I couldn't help wondering about the effect this demonizing of a natural aspect of femininity would have had on the psyche of women. That it was not confined to monotheistic religions and cultures is what surprised me. Polytheistic cultures too considered it taboo and had their share in the repression of women for their ability to bear life. Millennium of looking down upon women as 'unclean' not to mention the 'distraction' or 'titillation' in the path of men's journey towards the granted for 'heaven' that they all seem to think they deserve is bound to have left women with a depreciation of their physical systems. Hence the constant urge to clean, scrub, wash. Not only their physical bodies, but their homes, their surroundings, their offspring, their sins and the accumulated perceived burden of Man's fall from grace and his ultimate eviction from 'paradise'. 

Have we so demoralized our women? Have we rendered them so filthy and unclean that they have collectively across race, class, caste, and sects subconsciously developed this penchant for washing and cleaning? We come across molestation accounts very frequently now due to media coverage and social networking sites. In almost all harrowing accounts, the women narrate their own behaviour after the incident. That of trying to wash the 'eyes' that stripped them naked while walking on the street; trying to clean those hands which felt them on the buses; trying to scrub the memory of the assaults from their minds. On my way to my day job, I notice a lot of home makers early in the morning busy piping down their tiny courtyards with copious amounts of water. I can't help wondering if they were trying to wash away the events of the previous day or night from their lives. Who knows whose has been the most brutal experience! There is a lot which happens behind closed doors. 

Yet I'm convinced if this world has to progress to a much co-habitable, tolerant, and less hostile place with the most warring species in domination, it will have to restore the dignity and respect for the ancient Femininity of half of its population. The UN too has recognised this and is making an all-out effort to target impoverished cultures where FGM, child marriage and other barbaric practices are keeping women and entire populations in dire straits.
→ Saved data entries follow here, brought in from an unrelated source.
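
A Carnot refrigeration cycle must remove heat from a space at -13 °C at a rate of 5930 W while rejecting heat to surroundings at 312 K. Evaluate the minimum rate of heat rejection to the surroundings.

Q̇_H ≈ 7110 W

T_C = -13 °C → -13 + 273.15 = 260.15 K.
For a reversible cycle Q_H/Q_C = T_H/T_C, so Q_H = Q_C·T_H/T_C = 5930 × 312.00/260.15 = 7110 W.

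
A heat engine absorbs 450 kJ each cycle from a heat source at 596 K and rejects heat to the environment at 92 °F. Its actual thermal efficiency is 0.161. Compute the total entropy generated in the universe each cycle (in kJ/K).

ΔS_univ ≈ 0.4768 kJ/K

T_C = 92 °F → (92 − 32) × 5/9 = 33.33 °C = 306.48 K.
W = η·Q_H = 0.161 × 450 = 72.45 kJ, so Q_C = Q_H − W = 377.6 kJ.
The hot reservoir loses entropy Q_H/T_H = 450/596.00 = 0.7550 kJ/K; the cold reservoir gains Q_C/T_C = 377.6/306.48 = 1.232 kJ/K.
ΔS_univ = −Q_H/T_H + Q_C/T_C = 0.4768 kJ/K (> 0, since η = 0.161 < η_Carnot = 0.486).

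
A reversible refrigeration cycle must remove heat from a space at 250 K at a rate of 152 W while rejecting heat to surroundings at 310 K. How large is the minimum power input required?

Ẇ_in ≈ 36.48 W

Carnot COP: COP_R = T_C/(T_H − T_C) = 250.00/60.00 = 4.1667.
W = Q_C/COP_R = 152/4.1667 = 36.48 W.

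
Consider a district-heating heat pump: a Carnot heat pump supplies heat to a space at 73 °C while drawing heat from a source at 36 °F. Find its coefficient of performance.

T_H = 73 °C → 73 + 273.15 = 346.15 K.
T_C = 36 °F → (36 − 32) × 5/9 = 2.22 °C = 275.37 K.
For a reversible heat pump, COP_HP = T_H/(T_H − T_C) = 346.15/(346.15 − 275.37) = 4.89.

COP_HP ≈ 4.89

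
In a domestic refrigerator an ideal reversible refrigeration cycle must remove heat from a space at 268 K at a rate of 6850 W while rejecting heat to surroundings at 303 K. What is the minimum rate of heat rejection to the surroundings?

For a reversible cycle Q_H/Q_C = T_H/T_C, so Q_H = Q_C·T_H/T_C = 6850 × 303.00/268.00 = 7745 W.

Q̇_H ≈ 7745 W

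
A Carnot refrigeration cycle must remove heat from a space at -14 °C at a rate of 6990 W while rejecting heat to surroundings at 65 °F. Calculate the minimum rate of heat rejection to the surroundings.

Q̇_H ≈ 7860 W

T_H = 65 °F → (65 − 32) × 5/9 = 18.33 °C = 291.48 K.
T_C = -14 °C → -14 + 273.15 = 259.15 K.
For a reversible cycle Q_H/Q_C = T_H/T_C, so Q_H = Q_C·T_H/T_C = 6990 × 291.48/259.15 = 7860 W.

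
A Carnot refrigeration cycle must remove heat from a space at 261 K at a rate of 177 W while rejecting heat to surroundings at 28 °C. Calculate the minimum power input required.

Ẇ_in ≈ 27.2 W

T_H = 28 °C → 28 + 273.15 = 301.15 K.
The reversible coefficient of performance is COP_R = T_C/(T_H − T_C) = 261.00/40.15 = 6.5006.
W = Q_C/COP_R = 177/6.5006 = 27.2 W.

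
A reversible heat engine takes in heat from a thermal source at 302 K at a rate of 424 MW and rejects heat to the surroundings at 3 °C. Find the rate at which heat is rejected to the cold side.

Q̇_C ≈ 388 MW

T_C = 3 °C → 3 + 273.15 = 276.15 K.
η_rev = 1 − T_C/T_H = 1 − 276.15/302.00 = 0.0856.
For a reversible cycle Q_C/Q_H = T_C/T_H, so Q_C = 424 × 276.15/302.00 = 388 MW.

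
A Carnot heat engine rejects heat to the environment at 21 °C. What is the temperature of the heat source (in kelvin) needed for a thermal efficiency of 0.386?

T_C = 21 °C → 21 + 273.15 = 294.15 K.
From η = 1 − T_C/T_H, solving for T_H gives T_H = T_C/(1 − η) = 294.15/(1 − 0.386) = 479 K.

T_H ≈ 479 K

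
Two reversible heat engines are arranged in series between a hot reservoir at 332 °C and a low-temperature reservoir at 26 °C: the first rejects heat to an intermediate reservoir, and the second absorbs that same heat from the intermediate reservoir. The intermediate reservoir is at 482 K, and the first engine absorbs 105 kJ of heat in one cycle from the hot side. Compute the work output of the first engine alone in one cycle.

W₁ ≈ 21.4 kJ

T_H = 332 °C → 332 + 273.15 = 605.15 K.
T_C = 26 °C → 26 + 273.15 = 299.15 K.
First-stage efficiency η₁ = 1 − T_m/T_H = 1 − 482.00/605.15 = 0.2035.
W₁ = η₁·Q_H = 0.2035 × 105 = 21.4 kJ.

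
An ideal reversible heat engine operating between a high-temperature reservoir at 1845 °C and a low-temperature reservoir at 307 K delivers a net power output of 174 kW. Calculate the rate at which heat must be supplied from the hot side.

T_H = 1845 °C → 1845 + 273.15 = 2118.15 K.
Since the cycle is reversible, η = 1 − T_C/T_H = 1 − 307.00/2118.15 = 0.8551.
Q_H = W/η = 174/0.8551 = 203 kW.

Q̇_H ≈ 203 kW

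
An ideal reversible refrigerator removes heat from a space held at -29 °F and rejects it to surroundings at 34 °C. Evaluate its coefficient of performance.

T_H = 34 °C → 34 + 273.15 = 307.15 K.
T_C = -29 °F → (-29 − 32) × 5/9 = -33.89 °C = 239.26 K.
The reversible coefficient of performance is COP_R = T_C/(T_H − T_C) = 239.26/(307.15 − 239.26) = 3.52.

COP_R ≈ 3.52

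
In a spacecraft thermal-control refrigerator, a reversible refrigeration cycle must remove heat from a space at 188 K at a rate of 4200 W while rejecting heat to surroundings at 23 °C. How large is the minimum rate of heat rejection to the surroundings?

Q̇_H ≈ 6616 W

T_H = 23 °C → 23 + 273.15 = 296.15 K.
For a reversible cycle Q_H/Q_C = T_H/T_C, so Q_H = Q_C·T_H/T_C = 4200 × 296.15/188.00 = 6616 W.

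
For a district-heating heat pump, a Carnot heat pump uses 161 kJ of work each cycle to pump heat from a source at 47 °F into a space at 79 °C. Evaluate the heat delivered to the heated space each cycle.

T_H = 79 °C → 79 + 273.15 = 352.15 K.
T_C = 47 °F → (47 − 32) × 5/9 = 8.33 °C = 281.48 K.
For a reversible heat pump, COP_HP = T_H/(T_H − T_C) = 352.15/70.67 = 4.9833.
Q_H = COP_HP · W = 4.9833 × 161 = 802 kJ.

Q_H ≈ 802 kJ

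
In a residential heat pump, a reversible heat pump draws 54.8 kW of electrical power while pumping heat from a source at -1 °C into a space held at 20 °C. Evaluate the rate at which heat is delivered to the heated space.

Q̇_H ≈ 765 kW

T_H = 20 °C → 20 + 273.15 = 293.15 K.
T_C = -1 °C → -1 + 273.15 = 272.15 K.
The Carnot heat-pump COP is COP_HP = T_H/(T_H − T_C) = 293.15/21.00 = 13.9595.
Q_H = COP_HP · W = 13.9595 × 54.8 = 765 kW.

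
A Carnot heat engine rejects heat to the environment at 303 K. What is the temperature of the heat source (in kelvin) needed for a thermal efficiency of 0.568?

T_H ≈ 701 K

From η = 1 − T_C/T_H, solving for T_H gives T_H = T_C/(1 − η) = 303.00/(1 − 0.568) = 701 K.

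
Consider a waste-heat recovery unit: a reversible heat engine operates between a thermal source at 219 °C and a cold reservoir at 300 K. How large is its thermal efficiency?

T_H = 219 °C → 219 + 273.15 = 492.15 K.
The Carnot efficiency is η = 1 − T_C/T_H = 1 − 300.00/492.15 = 0.390.

η ≈ 0.390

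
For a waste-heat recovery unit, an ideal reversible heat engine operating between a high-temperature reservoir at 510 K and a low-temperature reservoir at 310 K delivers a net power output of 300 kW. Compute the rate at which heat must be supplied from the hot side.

Q̇_H ≈ 765 kW

Since the cycle is reversible, η = 1 − T_C/T_H = 1 − 310.00/510.00 = 0.3922.
Q_H = W/η = 300/0.3922 = 765 kW.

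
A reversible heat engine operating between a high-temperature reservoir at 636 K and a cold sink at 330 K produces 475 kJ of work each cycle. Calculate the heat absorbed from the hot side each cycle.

Since the cycle is reversible, η = 1 − T_C/T_H = 1 − 330.00/636.00 = 0.4811.
Q_H = W/η = 475/0.4811 = 987 kJ.

Q_H ≈ 987 kJ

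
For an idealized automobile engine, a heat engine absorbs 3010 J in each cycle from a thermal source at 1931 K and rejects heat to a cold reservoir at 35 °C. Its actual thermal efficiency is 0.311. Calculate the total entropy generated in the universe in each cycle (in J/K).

T_C = 35 °C → 35 + 273.15 = 308.15 K.
W = η·Q_H = 0.311 × 3010 = 936.1 J, so Q_C = Q_H − W = 2074 J.
Reservoir entropy changes: ΔS_H = −Q_H/T_H = −3010/1931.00 = -1.559 J/K and ΔS_C = +Q_C/T_C = 2074/308.15 = 6.730 J/K.
ΔS_univ = −Q_H/T_H + Q_C/T_C = 5.171 J/K (> 0, since η = 0.311 < η_Carnot = 0.840).

ΔS_univ ≈ 5.171 J/K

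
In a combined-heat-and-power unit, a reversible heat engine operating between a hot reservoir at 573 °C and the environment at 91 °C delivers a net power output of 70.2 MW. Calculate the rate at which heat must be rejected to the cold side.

Q̇_C ≈ 53.0 MW

T_H = 573 °C → 573 + 273.15 = 846.15 K.
T_C = 91 °C → 91 + 273.15 = 364.15 K.
For a reversible engine, η = 1 − T_C/T_H = 1 − 364.15/846.15 = 0.5696.
Since Q_C/Q_H = T_C/T_H and Q_H = W/η, Q_C = W·T_C/(T_H − T_C) = 70.2 × 364.15/482.00 = 53.0 MW.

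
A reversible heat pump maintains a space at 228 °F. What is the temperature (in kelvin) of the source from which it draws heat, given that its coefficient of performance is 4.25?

T_C ≈ 292.1 K

T_H = 228 °F → (228 − 32) × 5/9 = 108.89 °C = 382.04 K.
COP_HP = T_H/(T_H − T_C) ⇒ T_C = T_H·(COP_HP − 1)/COP_HP = 382.04 × (4.25 − 1)/4.25 = 292.1 K.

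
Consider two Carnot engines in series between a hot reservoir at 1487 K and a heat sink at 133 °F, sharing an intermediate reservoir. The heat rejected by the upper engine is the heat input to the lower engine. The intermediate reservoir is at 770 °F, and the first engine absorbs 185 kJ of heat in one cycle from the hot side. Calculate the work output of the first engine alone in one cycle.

W₁ ≈ 100 kJ

T_C = 133 °F → (133 − 32) × 5/9 = 56.11 °C = 329.26 K.
T_m = 770 °F → (770 − 32) × 5/9 = 410.00 °C = 683.15 K.
First-stage efficiency η₁ = 1 − T_m/T_H = 1 − 683.15/1487.00 = 0.5406.
W₁ = η₁·Q_H = 0.5406 × 185 = 100 kJ.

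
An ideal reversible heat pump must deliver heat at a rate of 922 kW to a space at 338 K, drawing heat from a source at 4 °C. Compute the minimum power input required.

T_C = 4 °C → 4 + 273.15 = 277.15 K.
For a reversible heat pump, COP_HP = T_H/(T_H − T_C) = 338.00/60.85 = 5.5546.
W = Q_H/COP_HP = 922/5.5546 = 166 kW.

Ẇ_in ≈ 166 kW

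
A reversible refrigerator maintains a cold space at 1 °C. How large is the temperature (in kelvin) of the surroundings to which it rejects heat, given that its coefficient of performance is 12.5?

T_H ≈ 296.1 K

T_C = 1 °C → 1 + 273.15 = 274.15 K.
COP_R = T_C/(T_H − T_C) ⇒ T_H = T_C·(1 + 1/COP_R) = 274.15 × (1 + 1/12.5) = 296.1 K.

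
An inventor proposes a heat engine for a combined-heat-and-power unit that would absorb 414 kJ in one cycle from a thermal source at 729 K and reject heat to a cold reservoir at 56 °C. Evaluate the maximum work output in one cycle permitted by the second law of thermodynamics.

W_max ≈ 227 kJ

T_C = 56 °C → 56 + 273.15 = 329.15 K.
The second-law ceiling is the Carnot efficiency, η_max = 1 − T_C/T_H = 1 − 329.15/729.00 = 0.5485.
W_max = η_max · Q_H = 0.5485 × 414 = 227 kJ.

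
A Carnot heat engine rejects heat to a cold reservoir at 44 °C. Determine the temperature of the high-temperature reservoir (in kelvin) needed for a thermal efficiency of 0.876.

T_C = 44 °C → 44 + 273.15 = 317.15 K.
From η = 1 − T_C/T_H, solving for T_H gives T_H = T_C/(1 − η) = 317.15/(1 − 0.876) = 2560 K.

T_H ≈ 2560 K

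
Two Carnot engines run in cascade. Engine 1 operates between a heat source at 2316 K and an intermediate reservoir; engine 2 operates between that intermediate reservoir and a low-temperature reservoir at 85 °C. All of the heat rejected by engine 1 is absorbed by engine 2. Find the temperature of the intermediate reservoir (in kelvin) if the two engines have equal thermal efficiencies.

T_m ≈ 911 K

T_C = 85 °C → 85 + 273.15 = 358.15 K.
Equal efficiencies require 1 − T_m/T_H = 1 − T_C/T_m, i.e. T_m/T_H = T_C/T_m, so T_m = √(T_H·T_C) = √(2316.00 × 358.15) = 911 K.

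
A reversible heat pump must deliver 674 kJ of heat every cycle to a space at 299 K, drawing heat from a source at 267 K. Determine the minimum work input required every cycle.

The Carnot heat-pump COP is COP_HP = T_H/(T_H − T_C) = 299.00/32.00 = 9.3438.
W = Q_H/COP_HP = 674/9.3438 = 72.13 kJ.

W_in ≈ 72.13 kJ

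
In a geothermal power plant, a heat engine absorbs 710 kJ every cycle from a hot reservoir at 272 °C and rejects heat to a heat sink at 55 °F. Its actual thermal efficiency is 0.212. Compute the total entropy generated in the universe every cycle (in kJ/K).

T_H = 272 °C → 272 + 273.15 = 545.15 K.
T_C = 55 °F → (55 − 32) × 5/9 = 12.78 °C = 285.93 K.
W = η·Q_H = 0.212 × 710 = 150.5 kJ, so Q_C = Q_H − W = 559.5 kJ.
Entropy balance on the reservoirs: −Q_H/T_H = -1.302 kJ/K, +Q_C/T_C = 1.957 kJ/K.
ΔS_univ = −Q_H/T_H + Q_C/T_C = 0.6543 kJ/K (> 0, since η = 0.212 < η_Carnot = 0.476).

ΔS_univ ≈ 0.6543 kJ/K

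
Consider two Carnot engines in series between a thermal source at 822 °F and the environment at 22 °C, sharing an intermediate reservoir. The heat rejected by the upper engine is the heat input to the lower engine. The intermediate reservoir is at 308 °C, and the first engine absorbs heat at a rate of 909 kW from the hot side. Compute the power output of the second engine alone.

T_H = 822 °F → (822 − 32) × 5/9 = 438.89 °C = 712.04 K.
T_C = 22 °C → 22 + 273.15 = 295.15 K.
T_m = 308 °C → 308 + 273.15 = 581.15 K.
Heat entering the second stage: Q_m = Q_H·(T_m/T_H) = 909 × 581.15/712.04 = 741.9 kW.
Second-stage efficiency η₂ = 1 − T_C/T_m = 1 − 295.15/581.15 = 0.4921, so W₂ = η₂·Q_m = 365.1 kW.

Ẇ₂ ≈ 365.1 kW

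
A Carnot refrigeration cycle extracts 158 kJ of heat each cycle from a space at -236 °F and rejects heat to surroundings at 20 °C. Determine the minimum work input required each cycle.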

Recognising this would definitely help in leading entire societies from darkness to light with little girls and boys growing into healthy beings with high self-esteem and not loathing any part of their bodies. Sound and healthy youth leads to sound and healthy families which in turn leads to thriving and progressive cultures. 

I am concerned also for the wastage of so much running water considering the future wars are going to be for the Blue Gold. I hope we come to our senses before the world runs out of water.